I read that prior to Israel, there were plans to create a Jewish State in other parts of the world. How realistic were these plans and did any of them come close to happening?

by whatthefuckisthissht
amir-amozegh

In 1903, British Colonial Secretary Joseph Chamberlain offered 5000 square miles of British East Africa in an area that's now Kenya. The proposal was brought to the World Zionist Congress in Basel and received a decent amount of support - so much so that the Congress sent emissaries to the colony to investigate its potential usefulness as a new Jewish homeland. In the end, the proposal was declined at the next Congress in 1905.

Those who had supported the 'Uganda Scheme' actually split from the WZO and founded their own 'Jewish Territorialist Organization.' The Terrirtorialists sought to create a Jewish state anywhere and were happy to settle in East Africa rather than Palestine.

 

In addition to the Uganda plan, the Nazis themselves proposed a plan to settle Jews in Madagascar. Their goal was to transfrom Madagascar into a SS-ruled police state populated by millions of exiled European Jews. The plan had no interest nor cooperation from any Zionist organization.

 

Another plan constructed with little actual input from Jews themselves was the Soviet effort to create a 'Jewish Autonomous Oblast.' Stalin prompted its creation in 1934 as part of a policy to encourage Yiddish culturalism and thus avoid Zionism, which he saw as a threat to Jewish loyalty to the USSR. At its height, there were 30,000 Jews living there (mind you, entirely non-religious) - today there are maybe 2000.

 

One final plan worth mention is the Slattery Report, an US official commission that attempted to settle European Jews in four locales within Alaska. The proposal failed and also failed to garner any Jewish support. (Although it does provide the background for Michael Chabon's counterfactual historical novel The Yiddish Policeman's Union)

 

All in all, the only distraction from Palestine that Zionists ever seriously entertained was Uganda/Kenya. This plan got further than the others in that the WZO actually went and visited the land and there was actually a significant debate in the Zionist community about its feasibility - a debate that actually led to a split within the Zionist movement.

tayaravaknin

In addition to /u/amir-amozegh's post, I'd like to elaborate a tiny bit. The Nairobi offer came only after the British had attempted to negotiate with the Ottomans on a possible state in the El-Arish area, or the Sinai. However, the Ottomans had rejected these plans.
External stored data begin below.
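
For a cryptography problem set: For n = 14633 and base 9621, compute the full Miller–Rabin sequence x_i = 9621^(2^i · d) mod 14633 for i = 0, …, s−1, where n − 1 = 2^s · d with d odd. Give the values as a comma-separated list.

14632, 1, 1

n − 1 = 14632 = 2^3 · 1829, so s = 3 and d = 1829.
x_0 = 9621^1829 mod 14633 = 14632.
x_1 = 14632^2 mod 14633 = 1.
x_2 = 1^2 mod 14633 = 1.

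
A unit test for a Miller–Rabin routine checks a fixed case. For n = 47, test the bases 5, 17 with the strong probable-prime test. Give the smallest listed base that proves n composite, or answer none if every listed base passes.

none

n − 1 = 46 = 2^1 · 23, so s = 1 and d = 23.
Base 5: x_0 = 5^23 mod 47 = 46. x_0 = 46 ≡ −1, so 5 is not a witness.
Base 17: x_0 = 17^23 mod 47 = 1. x_0 = 1, so 17 is not a witness.
No listed base is a witness for 47.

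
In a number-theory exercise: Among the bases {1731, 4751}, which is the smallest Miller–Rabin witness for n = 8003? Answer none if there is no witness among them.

1731

n − 1 = 8002 = 2^1 · 4001, so s = 1 and d = 4001.
Base 1731: x_0 = 1731^4001 mod 8003 = 4902. x_0 ∉ {1, 8002} and s = 1, so 1731 is a Miller–Rabin witness and 8003 is composite.
Base 4751: x_0 = 4751^4001 mod 8003 = 7167. x_0 ∉ {1, 8002} and s = 1, so 4751 is a Miller–Rabin witness and 8003 is composite.
The smallest witness among the given bases is 1731.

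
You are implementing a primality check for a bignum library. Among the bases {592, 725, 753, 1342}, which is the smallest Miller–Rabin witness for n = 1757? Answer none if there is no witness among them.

n − 1 = 1756 = 2^2 · 439, so s = 2 and d = 439.
Base 592: x_0 = 592^439 mod 1757 = 305. x_0 is neither 1 nor 1756, so continue squaring. x_1 = 305^2 mod 1757 = 1661. Reached i = s−1 = 1 without hitting −1: 592 is a Miller–Rabin witness and 1757 is composite.
Base 725: x_0 = 725^439 mod 1757 = 158. x_0 is neither 1 nor 1756, so continue squaring. x_1 = 158^2 mod 1757 = 366. Reached i = s−1 = 1 without hitting −1: 725 is a Miller–Rabin witness and 1757 is composite.
Base 753: x_0 = 753^439 mod 1757 = 753. x_0 is neither 1 nor 1756, so continue squaring. x_1 = 753^2 mod 1757 = 1255. Reached i = s−1 = 1 without hitting −1: 753 is a Miller–Rabin witness and 1757 is composite.
Base 1342: x_0 = 1342^439 mod 1757 = 1517. x_0 is neither 1 nor 1756, so continue squaring. x_1 = 1517^2 mod 1757 = 1376. Reached i = s−1 = 1 without hitting −1: 1342 is a Miller–Rabin witness and 1757 is composite.
The smallest witness among the given bases is 592.

592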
Source: Theodore Herzl: A Reevaluation Jacques Kornberg The Journal of Modern History, Vol. 52, No. 2 (Jun., 1980), pp. 226-252

superdisinterested

It was not a jewish state, but I have read that there was also a proposal to create a settlement for ~50,000 Jewish people in the Kimberley region of Australia, in the 1930s, a quite remote area.

It was eventually vetoed by the Prime Minister, according to the source below, because of concerns that the people would drift from the settlement to the cities.

Source

ABBAholic95

During the 1930s, Stalin established the Autonomous Jewish Oblast in the eastern USSR in an effort to attract Jews to the country and to Communism. Stalin reasoned that the Jews would be a likely ally of the proletariat due to a common history of oppression at the hands of bourgeois national governments. However, not many Jews immigrated to the USSR to settle in the newly-created autonomous oblast, especially as WWII began. After the war, Stalin's view that the Jews would most likely support Communism (as well as his hopes that Israel would join the growing Soviet sphere of influence) led him to be one of the first world leaders to recognize Israeli sovereignty. After the establishment of Israel, many Soviet Jews emigrated over the years with an even larger number leaving in the tumultous 1990s after the collapse of the USSR. The Autonomous Jewish Oblast still exists today, but with a greatly reduced Jewish population.

Edit: Just saw that /u/amir-amozegh mentioned the Autonomous Jewish Oblast in his post.

Froghurt

In 1939, Harold Ickes (US Secretary of the Interior) under Roosevelt proposed to move to Jews to Sitka, Alaska in what is known as the Slattery Report.

However, Roosevelt himself didn't support the plan and it was (obviously) never executed.

Sidenote; the Yiddish Policemen Union is an excellent book by Michael Chabon which takes place in this fictional Jewish settlement of Sitka, Alaska.